TV

Elon Musk's Big Bang Cameo Is Even Worse Now

Elon Musk's Big Bang Cameo Is Even Worse Now
Image credit: Legion-Media

When The Big Bang Theory aired its Thanksgiving episode "The Platonic Permutation" in 2015, it delivered what was then framed as a wholesome surprise: Elon Musk, billionaire tech genius and self-styled savior of humanity, scrubbing dishes in a soup kitchen and swapping turkey-day banter with Howard Wolowitz.

At the time, this was seen as a quirky celebrity cameo—proof that Musk wasn't just rich, he was relatable.

Fast forward to 2025, and that same cameo now plays like a bad joke.

Musk's scene was short but meticulously engineered:
– He wears an apron.
– He jokes about being "demoted for being too generous with the gravy."
– Howard fangirls, gushing about Mars and possibly being adopted by Musk.
– Cue laugh track.

Elon Musk's Big Bang Cameo Is Even Worse Now - image 1

The audience was meant to see Musk as charming and down-to-earth. Instead, we now get the uneasy feeling we're watching a sitcom trying way too hard to manufacture sincerity.

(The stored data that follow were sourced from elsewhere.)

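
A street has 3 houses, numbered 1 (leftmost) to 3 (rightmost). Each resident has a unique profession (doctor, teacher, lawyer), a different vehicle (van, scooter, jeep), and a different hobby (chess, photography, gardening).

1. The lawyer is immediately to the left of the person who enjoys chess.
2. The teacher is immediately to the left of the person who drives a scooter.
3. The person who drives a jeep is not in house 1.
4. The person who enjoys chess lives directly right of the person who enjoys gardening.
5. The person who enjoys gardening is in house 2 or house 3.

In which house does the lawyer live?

2

By clue 5, the person who enjoys gardening is in house 2.
House 3 profession: only doctor fits.
That leaves van as the vehicle for house 1.
House 1 hobby: only photography fits.
House 3 hobby: only chess fits.
Clue 1: the lawyer is in house 2.
House 1's profession must be teacher (nothing else left).
Clue 2 places the person who drives a scooter in house 2.
So house 3 gets jeep for vehicle.
So: house 1 = teacher/van/photography, house 2 = lawyer/scooter/gardening, house 3 = doctor/jeep/chess.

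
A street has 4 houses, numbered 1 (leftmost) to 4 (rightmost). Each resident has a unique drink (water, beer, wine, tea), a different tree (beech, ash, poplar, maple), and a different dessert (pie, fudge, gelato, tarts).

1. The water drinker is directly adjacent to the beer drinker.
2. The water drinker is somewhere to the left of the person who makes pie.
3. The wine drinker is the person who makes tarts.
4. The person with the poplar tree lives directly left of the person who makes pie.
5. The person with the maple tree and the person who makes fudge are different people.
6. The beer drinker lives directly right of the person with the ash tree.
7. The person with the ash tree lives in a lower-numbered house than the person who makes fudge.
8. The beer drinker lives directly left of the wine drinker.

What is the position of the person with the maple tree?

The only dessert still possible for house 1 is gelato.
The beer drinker is narrowed to house 2 or 3; consider each.
Placing it in house 3 leads to a contradiction, so it's in house 2.
The person with the ash tree is in house 1 (clue 6).
The wine drinker is in house 3 (clue 8).
House 4 drink: only tea fits.
Clue 3: the person who makes tarts is in house 3.
So house 1 gets water for drink.
The only dessert still possible for house 2 is fudge.
So house 4 gets pie for dessert.
From clue 4, the person with the poplar tree must be in house 3.
So house 2 gets beech for tree.
That leaves maple as the tree for house 4.
So: house 1 = water/ash/gelato, house 2 = beer/beech/fudge, house 3 = wine/poplar/tarts, house 4 = tea/maple/pie.

4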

Back then, Musk was still riding the high of public goodwill. He was the clean energy guy. The Mars guy. The guy whose name got whispered next to Tony Stark. Today? Not so much. His public persona has taken a nosedive thanks to:

  • Unfiltered political rants
  • Erratic behavior on social media
  • Hostile treatment of critics and employees
  • Conspiracy-laced posts and meme-fueled chaos
  • A slow-motion implosion of Twitter—sorry, X

That warm, family-sitcom moment of him serving food to the homeless now lands like a punchline. Not because volunteering is bad, but because the person doing it onscreen feels unrecognizable from the one dominating headlines now.

Reddit threads like "This really didn't age well, did it?" have become digital dumping grounds for viewer complaints.

One user wrote, "Elon Musk volunteering to help others is absolutely not a thing," while another commented, "We all know what his actual views are a decade later." Some even accused him of buying his way onto the show, calling the cameo "crass," "unsubtle," and "redefining vile."

Even at the time, critics weren't fully convinced. The episode painted a glossy, Disneyland version of Musk—funny, self-deprecating, kind—despite little real-world evidence to support it. Now, nearly ten years later, the gap between that PR-friendly image and the man shouting at journalists on social media is wider than ever.

Rewatching the episode now feels like opening a time capsule sealed in corporate optimism and nerd wish-fulfillment. Musk was supposed to represent the future of science and tech. Instead, he's become a cautionary tale about how fast public figures can burn through goodwill when they mistake attention for admiration.

The Big Bang Theory is still streaming on Max. Just don't be surprised if you hit "skip forward" when the soup kitchen scene starts.